The heatwave continues, and Honey and I are heading downstream from Dartmeet today in order to veg out on a rock somewhere and get very wet as often as we possibly can. There is a smattering of people around, most of them in the river. When we jump into the first pool, a couple join us fully-clothed. They tell me they hadn’t intended to swim. The water’s gorgeous and it’s only the difference in temperature between the air (30°c!!!) and the water that makes the river feel cool. There’s barely a breeze.
I don’t know this upper stretch of the Double Dart that well, and there are endless shallow but swimmable pools, a couple on open moorland, then a sudden change of character as the river begins to rush downhill. In this lower part there are deeper, smaller pools, little canyons and waterfalls and the familiar ancient woodland hangs overhead.
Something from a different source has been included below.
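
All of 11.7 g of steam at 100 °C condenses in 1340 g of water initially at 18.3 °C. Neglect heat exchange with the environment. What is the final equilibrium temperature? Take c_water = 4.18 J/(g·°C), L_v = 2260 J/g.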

Trees grow through rocks and roots thrust down to the water. A holly bush some ten feet above the river is draped with dried grasses, little flags reminding us of the potential power of this summery and benign-looking valley.
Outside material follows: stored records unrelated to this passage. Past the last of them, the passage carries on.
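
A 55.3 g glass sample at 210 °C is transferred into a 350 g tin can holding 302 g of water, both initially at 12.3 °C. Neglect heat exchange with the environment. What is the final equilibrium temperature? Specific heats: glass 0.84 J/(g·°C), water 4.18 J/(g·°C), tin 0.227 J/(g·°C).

Heat gained plus heat lost sum to zero:
55.3·0.84·(T − 210) + 302·4.18·(T − 12.3) + 350·0.227·(T − 12.3) = 0
46.45(T − 210) + 1262.4(T − 12.3) + 79.45(T − 12.3) = 0
(46.45 + 1262.4 + 79.45) T = 46.45·210 + 1262.4·12.3 + 79.45·12.3
T = 26259 / 1388.3 = 18.9 °C

T_f ≈ 18.9 °C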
We wander, swim, float, shoot down narrows and sit under cascades. In between we lie around on hot rocks. Most of these are flat slabs surrounded by river and it feels like floating as the water rushes past at eye level. I read my book, do a bit of writing in my little notebook, eat my carrot hummous and pitta bread and take photos. Honey rootles around in the undergrowth, or indulges with great focus and concentration in one of her absolutely favourite pass times; bubble-watching. It’s not often that I stop and just hang out somewhere and the solitude is exactly what I need.
Beautiful Desmoiselles are everywhere, and a bright orange butterfly plays around us for a while. I notice the layers of sounds that make up what at first appears to be the white noise of the Dart; soughing, plinking, deep hollow plops, tinkles, gurgles and then a sound like waves that ebbs and flows. We wander back up towards the car park when my skin begins to glow from the sun. I’m pretty tanned, but I have parts that are less well-acclimatised than others to an actual, full-on summer with sun and everything. We arrive back at Dartmeet some six hours after we set off; I scoff a wonderfully cold strawberry cornet while Honey crashes soggily on her van bed.